Just Putting It Out There

Commenter MarshallStack points out:

Rule 80B Effective April 15, 1998 the SEC approved amendments to Rule 80B (Trading Halts Due to Extraordinary Market Volatility) which revised the halt provisions and the circuit-breaker levels. The trigger levels for a market-wide trading halt were set at 10%, 20% and 30% of the DJIA, calculated at the beginning of each calendar quarter, using the average closing value of the DJIA for the prior month, thereby establishing specific point values for the quarter. Each trigger value is rounded to the nearest 50 points.

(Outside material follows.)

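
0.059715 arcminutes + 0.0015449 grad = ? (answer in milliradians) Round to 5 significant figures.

0.059715 arcmin = 0.0173704 mrad and 0.0015449 grad = 0.0242672 mrad.
0.0173704 + 0.0242672 ≈ 0.041638 mrad.

0.041638 mrad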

The halt for a 10% decline would be one hour if it occurred before 2 p.m., and for 30 minutes if it occurred between 2 and 2:30, but would not halt trading at all after 2:30. The halt for a 20% decline would be two hours if it occurred before 1 p.m., and between 1 p.m. and 2 p.m. for one hour, and close the market for the rest of the day after 2 p.m. If the market declined by 30%, at any time, trading would be halted for the remainder of the day.

Comments

1

Posted by guest , Oct 06, 2008 3:06PM

What are you trying to say, Bess? WHAT ARE YOU TRYING TO SAY?

2

Posted by guest , Oct 06, 2008 3:06PM

Halt this - we having a rally?

3

Posted by guest , Oct 06, 2008 3:13PM

And "if" my aunt had balls she'd be my uncle.

4

Posted by guest , Oct 06, 2008 3:42PM

What ever happened to the Curbs?

5

Posted by MarshallStack , Oct 06, 2008 3:49PM

that guy sucks 24/7 and long up the whazoo fucking ijit

6

Posted by DrederickTatum , Oct 06, 2008 3:58PM

4 curbs are gone - They weren't doing anything anyway.

BTW, shutting down trading is the worst thing a market can do. Without a pricing mechanism, owners have no idea what their securities are worth.

That's when real panic starts - They should dump the rules on shutting down markets. Its counter-productive.